Alla Biennale di Venezia 2026, il critico d’arte Efisio Carbone racconta da Venezia un’edizione segnata da forti tensioni geopolitiche e da una riflessione sul ruolo dell’arte contemporanea globale. Secondo Carbone «un mondo fatto di accudimento, di protezione, quasi un santuario dell’arte» descrive la visione curatoriale che attraversa Arsenale di Venezia e Giardini. Il direttore del polo museale dell’ISRE evidenzia come la Biennale resti centrale tra arte e conflitti globali.

Biennale di Venezia

Padiglioni e tensioni geopolitiche nella biennale di venezia 2026 arte e conflitti

Durante i giorni di vernice della Biennale di Venezia, Efisio Carbone descrive un clima intenso, tra manifestazioni esterne, controlli di sicurezza e forti contrasti nei padiglioni nazionali coinvolti nei conflitti. Carbone afferma: «la guerra inizia laddove finisce la comunicazione, e l’arte ha la funzione di mantenerla viva», sottolineando il ruolo culturale della Biennale nel dibattito globale. I padiglioni di Russia, Israele, Ucraina e Stati Uniti vengono letti come spazi artistici e politici, dove le opere riflettono tensioni e narrazioni contemporanee opposte.

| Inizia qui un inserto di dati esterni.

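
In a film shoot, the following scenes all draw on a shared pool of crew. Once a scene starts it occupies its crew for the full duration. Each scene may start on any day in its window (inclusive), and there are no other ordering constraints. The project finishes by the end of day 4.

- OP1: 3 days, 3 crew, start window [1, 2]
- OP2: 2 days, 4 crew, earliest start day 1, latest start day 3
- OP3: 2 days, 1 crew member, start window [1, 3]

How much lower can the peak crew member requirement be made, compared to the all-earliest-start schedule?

1

Early-start peak: d1:8  d2:8  d3:3  d4:0 ⇒ 8.
Leveled (OP1@1, OP2@1, OP3@3): d1:7  d2:7  d3:4  d4:1 ⇒ 7.
Reduction 8 − 7 = 1.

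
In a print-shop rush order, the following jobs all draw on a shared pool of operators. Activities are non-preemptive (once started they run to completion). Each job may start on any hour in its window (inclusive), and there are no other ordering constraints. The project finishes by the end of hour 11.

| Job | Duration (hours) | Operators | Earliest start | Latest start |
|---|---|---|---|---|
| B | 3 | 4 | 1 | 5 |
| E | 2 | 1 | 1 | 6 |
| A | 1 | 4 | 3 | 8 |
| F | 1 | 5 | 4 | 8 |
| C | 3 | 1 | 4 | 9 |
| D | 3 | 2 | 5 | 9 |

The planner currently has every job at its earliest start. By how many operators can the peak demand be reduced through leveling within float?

Early-start peak: h1:5  h2:5  h3:8  h4:6  h5:3  h6:3  h7:2  h8:0  h9:0  h10:0  h11:0 ⇒ 8.
Leveled (B@1, E@1, A@4, F@5, C@6, D@6): h1:5  h2:5  h3:4  h4:4  h5:5  h6:3  h7:3  h8:3  h9:0  h10:0  h11:0 ⇒ 5.
Reduction 8 − 5 = 3.

3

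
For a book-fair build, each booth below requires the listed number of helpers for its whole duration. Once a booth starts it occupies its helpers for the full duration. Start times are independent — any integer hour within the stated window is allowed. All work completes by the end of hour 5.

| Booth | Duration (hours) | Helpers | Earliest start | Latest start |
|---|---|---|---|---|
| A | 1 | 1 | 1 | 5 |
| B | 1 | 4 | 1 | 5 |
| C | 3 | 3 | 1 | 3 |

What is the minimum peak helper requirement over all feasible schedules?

4

Early-start (A@1, B@1, C@1) gives peak 8: h1:8  h2:3  h3:3  h4:0  h5:0.
Shift B→2, C→3.
Schedule A@1, B@2, C@3: h1:1  h2:4  h3:3  h4:3  h5:3 — peak 4.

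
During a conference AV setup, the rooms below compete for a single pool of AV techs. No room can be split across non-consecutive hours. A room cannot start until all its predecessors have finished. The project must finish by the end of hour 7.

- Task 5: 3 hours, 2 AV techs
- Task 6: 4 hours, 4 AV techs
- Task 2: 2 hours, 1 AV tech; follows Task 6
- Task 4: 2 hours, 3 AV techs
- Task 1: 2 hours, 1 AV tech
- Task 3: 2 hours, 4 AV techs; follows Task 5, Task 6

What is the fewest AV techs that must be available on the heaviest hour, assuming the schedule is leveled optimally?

7

Early-start (Task 5@1, Task 6@1, Task 2@5, Task 4@1, Task 1@1, Task 3@5) gives peak 10: h1:10  h2:10  h3:6  h4:4  h5:5  h6:5  h7:0.
Shift Task 4→4, Task 3→6.
Schedule Task 5@1, Task 6@1, Task 2@5, Task 4@4, Task 1@1, Task 3@6: h1:7  h2:7  h3:6  h4:7  h5:4  h6:5  h7:4 — peak 7.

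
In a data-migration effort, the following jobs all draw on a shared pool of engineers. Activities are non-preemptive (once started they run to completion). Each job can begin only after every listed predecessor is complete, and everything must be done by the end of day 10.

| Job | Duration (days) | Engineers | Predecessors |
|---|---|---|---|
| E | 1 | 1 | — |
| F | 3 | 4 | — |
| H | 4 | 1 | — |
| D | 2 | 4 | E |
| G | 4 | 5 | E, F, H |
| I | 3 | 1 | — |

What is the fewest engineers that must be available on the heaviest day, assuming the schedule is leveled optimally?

Early-start (E@1, F@1, H@1, D@2, G@5, I@1) gives peak 10: d1:7  d2:10  d3:10  d4:1  d5:5  d6:5  d7:5  d8:5  d9:0  d10:0.
Shift E→4, D→5, G→7, I→4.
Schedule E@4, F@1, H@1, D@5, G@7, I@4: d1:5  d2:5  d3:5  d4:3  d5:5  d6:5  d7:5  d8:5  d9:5  d10:5 — peak 5.
Total engineer-days = 48 over 10 days ⇒ peak ≥ ⌈48/10⌉ = 5, so 5 is optimal.

5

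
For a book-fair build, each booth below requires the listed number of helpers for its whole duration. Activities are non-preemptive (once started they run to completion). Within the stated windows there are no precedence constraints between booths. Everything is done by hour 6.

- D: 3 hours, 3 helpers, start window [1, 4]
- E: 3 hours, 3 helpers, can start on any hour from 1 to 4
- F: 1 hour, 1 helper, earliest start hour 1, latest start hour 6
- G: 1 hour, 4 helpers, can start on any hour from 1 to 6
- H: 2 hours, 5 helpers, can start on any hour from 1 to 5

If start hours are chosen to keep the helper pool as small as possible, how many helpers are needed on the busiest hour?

6

Early-start (D@1, E@1, F@1, G@1, H@1) gives peak 16: h1:16  h2:11  h3:6  h4:0  h5:0  h6:0.
Shift F→4, G→4, H→5.
Schedule D@1, E@1, F@4, G@4, H@5: h1:6  h2:6  h3:6  h4:5  h5:5  h6:5 — peak 6.
Total helper-hours = 33 over 6 hours ⇒ peak ≥ ⌈33/6⌉ = 6, so 6 is optimal.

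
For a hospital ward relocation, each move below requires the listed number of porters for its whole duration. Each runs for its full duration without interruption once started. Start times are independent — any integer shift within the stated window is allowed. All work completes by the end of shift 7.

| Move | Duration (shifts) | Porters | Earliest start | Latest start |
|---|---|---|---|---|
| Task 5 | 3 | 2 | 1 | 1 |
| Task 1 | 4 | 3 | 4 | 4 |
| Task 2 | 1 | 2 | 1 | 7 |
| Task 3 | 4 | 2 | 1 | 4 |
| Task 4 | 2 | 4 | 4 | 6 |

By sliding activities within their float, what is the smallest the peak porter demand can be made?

Early-start (Task 5@1, Task 1@4, Task 2@1, Task 3@1, Task 4@4) gives peak 9: s1:6  s2:4  s3:4  s4:9  s5:7  s6:3  s7:3.
Shift Task 4→5.
Schedule Task 5@1, Task 1@4, Task 2@1, Task 3@1, Task 4@5: s1:6  s2:4  s3:4  s4:5  s5:7  s6:7  s7:3 — peak 7.

7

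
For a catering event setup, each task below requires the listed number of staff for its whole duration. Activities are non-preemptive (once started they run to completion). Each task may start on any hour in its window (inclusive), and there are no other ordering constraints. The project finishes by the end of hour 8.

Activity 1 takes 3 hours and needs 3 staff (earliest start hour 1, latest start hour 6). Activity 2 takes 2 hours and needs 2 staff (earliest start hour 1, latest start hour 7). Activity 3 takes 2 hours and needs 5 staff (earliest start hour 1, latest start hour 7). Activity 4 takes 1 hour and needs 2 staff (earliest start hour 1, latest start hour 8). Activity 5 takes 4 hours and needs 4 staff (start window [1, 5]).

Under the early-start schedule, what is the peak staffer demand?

16

Early-start schedule: Activity 1@1, Activity 2@1, Activity 3@1, Activity 4@1, Activity 5@1.
Load per hour: hour 1: 16, hour 2: 14, hour 3: 7, hour 4: 4, hour 5: 0, hour 6: 0, hour 7: 0, hour 8: 0.
Peak is 16.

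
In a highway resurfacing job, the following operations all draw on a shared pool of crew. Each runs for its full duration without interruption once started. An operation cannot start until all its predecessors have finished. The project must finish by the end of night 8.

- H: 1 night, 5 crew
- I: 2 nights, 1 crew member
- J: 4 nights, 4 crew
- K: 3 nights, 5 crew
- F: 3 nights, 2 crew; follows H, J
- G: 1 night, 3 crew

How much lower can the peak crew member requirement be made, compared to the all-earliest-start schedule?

Early-start peak: n1:18  n2:10  n3:9  n4:4  n5:2  n6:2  n7:2  n8:0 ⇒ 18.
Leveled (H@1, I@1, J@2, K@6, F@6, G@3): n1:6  n2:5  n3:7  n4:4  n5:4  n6:7  n7:7  n8:7 ⇒ 7.
Reduction 18 − 7 = 11.

11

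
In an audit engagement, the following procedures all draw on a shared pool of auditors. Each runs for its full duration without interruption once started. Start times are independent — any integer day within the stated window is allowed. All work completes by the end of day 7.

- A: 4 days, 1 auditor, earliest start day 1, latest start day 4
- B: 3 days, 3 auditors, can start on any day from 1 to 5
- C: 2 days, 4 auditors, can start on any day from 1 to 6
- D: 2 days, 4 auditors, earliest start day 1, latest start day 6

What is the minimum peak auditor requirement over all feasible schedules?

Early-start (A@1, B@1, C@1, D@1) gives peak 12: d1:12  d2:12  d3:4  d4:1  d5:0  d6:0  d7:0.
Shift C→4, D→6.
Schedule A@1, B@1, C@4, D@6: d1:4  d2:4  d3:4  d4:5  d5:4  d6:4  d7:4 — peak 5.
Total auditor-days = 29 over 7 days ⇒ peak ≥ ⌈29/7⌉ = 5, so 5 is optimal.

5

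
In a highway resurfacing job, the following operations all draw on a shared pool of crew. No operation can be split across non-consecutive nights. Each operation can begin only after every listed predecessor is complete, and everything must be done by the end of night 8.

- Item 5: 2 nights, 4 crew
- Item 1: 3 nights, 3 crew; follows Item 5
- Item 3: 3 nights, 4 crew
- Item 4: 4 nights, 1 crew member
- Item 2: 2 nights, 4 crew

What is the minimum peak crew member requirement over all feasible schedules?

7

Early-start (Item 5@1, Item 1@3, Item 3@1, Item 4@1, Item 2@1) gives peak 13: n1:13  n2:13  n3:8  n4:4  n5:3  n6:0  n7:0  n8:0.
Shift Item 3→6, Item 4→5, Item 2→3.
Schedule Item 5@1, Item 1@3, Item 3@6, Item 4@5, Item 2@3: n1:4  n2:4  n3:7  n4:7  n5:4  n6:5  n7:5  n8:5 — peak 7.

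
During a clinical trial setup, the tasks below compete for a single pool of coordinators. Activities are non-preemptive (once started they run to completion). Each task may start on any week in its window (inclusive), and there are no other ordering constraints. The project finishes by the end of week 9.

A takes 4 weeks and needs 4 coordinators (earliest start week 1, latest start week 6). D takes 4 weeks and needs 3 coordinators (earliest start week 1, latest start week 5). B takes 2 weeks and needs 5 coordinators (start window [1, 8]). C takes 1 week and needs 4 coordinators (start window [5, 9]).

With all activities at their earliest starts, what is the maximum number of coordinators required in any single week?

12

Early-start schedule: A@1, D@1, B@1, C@5.
Load per week: week 1: 12, week 2: 12, week 3: 7, week 4: 7, week 5: 4, week 6: 0, week 7: 0, week 8: 0, week 9: 0.
Peak is 12.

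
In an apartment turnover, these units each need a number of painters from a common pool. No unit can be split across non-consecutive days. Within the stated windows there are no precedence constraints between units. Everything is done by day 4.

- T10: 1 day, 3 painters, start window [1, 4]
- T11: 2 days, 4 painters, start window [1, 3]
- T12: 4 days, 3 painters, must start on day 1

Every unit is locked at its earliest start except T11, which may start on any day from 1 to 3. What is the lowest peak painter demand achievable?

T11@1: d1:10  d2:7  d3:3  d4:3 → peak 10
T11@2: d1:6  d2:7  d3:7  d4:3 → peak 7
T11@3: d1:6  d2:3  d3:7  d4:7 → peak 7
Best is T11@2, peak 7.

7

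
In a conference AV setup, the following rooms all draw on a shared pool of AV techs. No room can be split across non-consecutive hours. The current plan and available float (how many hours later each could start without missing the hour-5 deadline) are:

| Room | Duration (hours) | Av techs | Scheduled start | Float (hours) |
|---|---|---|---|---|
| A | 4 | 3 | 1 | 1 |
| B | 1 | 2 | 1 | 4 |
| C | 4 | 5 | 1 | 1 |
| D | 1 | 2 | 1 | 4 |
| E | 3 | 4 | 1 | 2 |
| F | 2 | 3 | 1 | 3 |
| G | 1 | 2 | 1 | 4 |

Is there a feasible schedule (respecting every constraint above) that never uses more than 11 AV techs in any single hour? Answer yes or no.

no

Total AV tech-hours = 56; over 5 hours the average is 56/5 > 11, so some hour must exceed 11.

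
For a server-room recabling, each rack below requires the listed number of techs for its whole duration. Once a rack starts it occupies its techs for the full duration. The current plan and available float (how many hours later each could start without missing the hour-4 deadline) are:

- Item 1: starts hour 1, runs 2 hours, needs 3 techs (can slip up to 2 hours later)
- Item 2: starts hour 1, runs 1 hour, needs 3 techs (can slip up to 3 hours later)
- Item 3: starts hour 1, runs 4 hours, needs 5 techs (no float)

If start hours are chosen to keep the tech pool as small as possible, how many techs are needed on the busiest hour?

8

Early-start (Item 1@1, Item 2@1, Item 3@1) gives peak 11: h1:11  h2:8  h3:5  h4:5.
Shift Item 2→3.
Schedule Item 1@1, Item 2@3, Item 3@1: h1:8  h2:8  h3:8  h4:5 — peak 8.
Total tech-hours = 29 over 4 hours ⇒ peak ≥ ⌈29/4⌉ = 8, so 8 is optimal.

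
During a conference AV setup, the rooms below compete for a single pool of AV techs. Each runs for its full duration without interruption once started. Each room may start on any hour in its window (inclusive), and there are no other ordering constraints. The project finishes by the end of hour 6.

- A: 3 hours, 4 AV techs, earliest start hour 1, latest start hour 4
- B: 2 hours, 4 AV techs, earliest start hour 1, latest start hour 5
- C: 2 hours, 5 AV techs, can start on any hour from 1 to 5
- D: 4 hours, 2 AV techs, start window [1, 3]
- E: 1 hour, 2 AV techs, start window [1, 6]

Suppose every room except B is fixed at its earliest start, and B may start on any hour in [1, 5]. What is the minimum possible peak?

13

B@1: h1:17  h2:15  h3:6  h4:2  h5:0  h6:0 → peak 17
B@2: h1:13  h2:15  h3:10  h4:2  h5:0  h6:0 → peak 15
B@3: h1:13  h2:11  h3:10  h4:6  h5:0  h6:0 → peak 13
B@4: h1:13  h2:11  h3:6  h4:6  h5:4  h6:0 → peak 13
B@5: h1:13  h2:11  h3:6  h4:2  h5:4  h6:4 → peak 13
Best is B@3, peak 13.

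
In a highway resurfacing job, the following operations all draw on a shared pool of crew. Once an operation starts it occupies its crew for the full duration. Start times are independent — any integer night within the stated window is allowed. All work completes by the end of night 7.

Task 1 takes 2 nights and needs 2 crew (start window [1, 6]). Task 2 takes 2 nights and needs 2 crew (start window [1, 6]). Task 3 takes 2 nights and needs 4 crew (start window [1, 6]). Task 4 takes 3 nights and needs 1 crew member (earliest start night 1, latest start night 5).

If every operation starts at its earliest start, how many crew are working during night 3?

At early start, night 3 has: Task 4.
Demand: 1 = 1.

1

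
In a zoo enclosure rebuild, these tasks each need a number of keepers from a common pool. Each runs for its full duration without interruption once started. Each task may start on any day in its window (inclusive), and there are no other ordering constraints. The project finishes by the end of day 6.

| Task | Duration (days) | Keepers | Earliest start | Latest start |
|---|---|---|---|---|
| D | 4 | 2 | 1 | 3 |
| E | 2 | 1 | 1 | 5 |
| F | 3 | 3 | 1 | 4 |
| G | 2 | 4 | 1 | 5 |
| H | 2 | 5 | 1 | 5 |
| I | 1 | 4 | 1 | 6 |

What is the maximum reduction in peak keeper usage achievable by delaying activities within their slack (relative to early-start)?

12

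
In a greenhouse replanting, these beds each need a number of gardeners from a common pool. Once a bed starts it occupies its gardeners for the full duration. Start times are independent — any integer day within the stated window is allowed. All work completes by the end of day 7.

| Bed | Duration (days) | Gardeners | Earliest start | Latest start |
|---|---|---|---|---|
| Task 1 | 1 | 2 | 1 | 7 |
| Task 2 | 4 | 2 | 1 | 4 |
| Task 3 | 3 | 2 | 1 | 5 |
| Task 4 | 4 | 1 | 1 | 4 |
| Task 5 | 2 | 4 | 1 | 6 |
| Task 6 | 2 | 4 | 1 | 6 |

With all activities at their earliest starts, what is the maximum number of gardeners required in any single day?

15

Early-start schedule: Task 1@1, Task 2@1, Task 3@1, Task 4@1, Task 5@1, Task 6@1.
Load per day: day 1: 15, day 2: 13, day 3: 5, day 4: 3, day 5: 0, day 6: 0, day 7: 0.
Peak is 15.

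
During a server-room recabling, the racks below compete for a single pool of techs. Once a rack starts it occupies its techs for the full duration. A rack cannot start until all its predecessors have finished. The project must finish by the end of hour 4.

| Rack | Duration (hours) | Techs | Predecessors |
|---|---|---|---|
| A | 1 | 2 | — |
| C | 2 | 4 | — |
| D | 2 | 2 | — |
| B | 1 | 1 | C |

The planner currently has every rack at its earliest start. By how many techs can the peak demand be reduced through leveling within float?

4

Early-start peak: h1:8  h2:6  h3:1  h4:0 ⇒ 8.
Leveled (A@3, C@1, D@3, B@4): h1:4  h2:4  h3:4  h4:3 ⇒ 4.
Reduction 8 − 4 = 4.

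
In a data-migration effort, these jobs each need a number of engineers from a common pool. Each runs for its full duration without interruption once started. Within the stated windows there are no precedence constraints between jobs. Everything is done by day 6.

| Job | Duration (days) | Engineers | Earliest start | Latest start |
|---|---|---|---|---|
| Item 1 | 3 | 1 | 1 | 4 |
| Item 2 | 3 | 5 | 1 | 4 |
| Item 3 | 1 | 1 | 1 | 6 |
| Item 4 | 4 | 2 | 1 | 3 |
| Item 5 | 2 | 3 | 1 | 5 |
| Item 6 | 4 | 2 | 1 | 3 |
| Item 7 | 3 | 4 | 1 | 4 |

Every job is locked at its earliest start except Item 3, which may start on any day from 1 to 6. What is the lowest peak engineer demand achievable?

Item 3@1: d1:18  d2:17  d3:14  d4:4  d5:0  d6:0 → peak 18
Item 3@2: d1:17  d2:18  d3:14  d4:4  d5:0  d6:0 → peak 18
Item 3@3: d1:17  d2:17  d3:15  d4:4  d5:0  d6:0 → peak 17
Item 3@4: d1:17  d2:17  d3:14  d4:5  d5:0  d6:0 → peak 17
Item 3@5: d1:17  d2:17  d3:14  d4:4  d5:1  d6:0 → peak 17
Item 3@6: d1:17  d2:17  d3:14  d4:4  d5:0  d6:1 → peak 17
Best is Item 3@3, peak 17.

17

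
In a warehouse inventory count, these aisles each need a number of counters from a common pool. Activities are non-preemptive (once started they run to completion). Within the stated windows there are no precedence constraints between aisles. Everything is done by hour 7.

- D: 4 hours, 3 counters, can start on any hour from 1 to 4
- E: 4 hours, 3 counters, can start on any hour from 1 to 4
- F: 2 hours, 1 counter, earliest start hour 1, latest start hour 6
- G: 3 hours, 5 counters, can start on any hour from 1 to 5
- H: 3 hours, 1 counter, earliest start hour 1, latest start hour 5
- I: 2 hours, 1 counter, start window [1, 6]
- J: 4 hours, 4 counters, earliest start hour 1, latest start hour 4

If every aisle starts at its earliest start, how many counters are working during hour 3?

16

At early start, hour 3 has: D, E, G, H, J.
Demand: 3 + 3 + 5 + 1 + 4 = 16.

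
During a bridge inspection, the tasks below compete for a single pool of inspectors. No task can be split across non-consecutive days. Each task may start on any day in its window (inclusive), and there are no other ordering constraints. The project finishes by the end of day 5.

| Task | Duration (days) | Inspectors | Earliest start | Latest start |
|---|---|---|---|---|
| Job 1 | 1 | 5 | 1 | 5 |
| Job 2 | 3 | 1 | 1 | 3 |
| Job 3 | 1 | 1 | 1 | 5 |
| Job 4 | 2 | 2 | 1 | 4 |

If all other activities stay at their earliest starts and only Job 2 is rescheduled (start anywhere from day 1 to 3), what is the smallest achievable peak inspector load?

8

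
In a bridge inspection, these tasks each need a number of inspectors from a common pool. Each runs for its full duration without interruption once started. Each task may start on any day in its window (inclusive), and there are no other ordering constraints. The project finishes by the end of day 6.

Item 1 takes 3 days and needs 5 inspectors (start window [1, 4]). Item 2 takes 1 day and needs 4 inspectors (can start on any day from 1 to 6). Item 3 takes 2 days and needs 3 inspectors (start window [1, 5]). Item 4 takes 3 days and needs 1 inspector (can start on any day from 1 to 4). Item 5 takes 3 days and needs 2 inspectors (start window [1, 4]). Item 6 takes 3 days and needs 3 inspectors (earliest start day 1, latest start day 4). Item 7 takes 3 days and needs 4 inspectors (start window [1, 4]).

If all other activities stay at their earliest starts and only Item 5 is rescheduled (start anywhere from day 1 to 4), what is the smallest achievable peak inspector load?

20

Item 5@1: d1:22  d2:18  d3:15  d4:0  d5:0  d6:0 → peak 22
Item 5@2: d1:20  d2:18  d3:15  d4:2  d5:0  d6:0 → peak 20
Item 5@3: d1:20  d2:16  d3:15  d4:2  d5:2  d6:0 → peak 20
Item 5@4: d1:20  d2:16  d3:13  d4:2  d5:2  d6:2 → peak 20
Best is Item 5@2, peak 20.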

Simboli di resistenza e opere itineranti

Tra le installazioni più discusse, Efisio Carbone evidenzia il Padiglione russo con fiori senza profumo e quello israeliano con una rosa nera nel congelatore e lacrime simboliche. Carbone osserva: «i fiori non profumano più perché non hanno più necessità di essere impollinati», mentre descrive anche «una rosa nera dentro un congelatore» come simbolo. L’opera del cervo origami di Kadyrova, già esposta anche al MACC di Calasetta, diventa simbolo di resilienza ucraina dopo oltre 6000 chilometri. Carbone commenta: «straordinario vederla lì», confermando la forza della memoria artistica globale.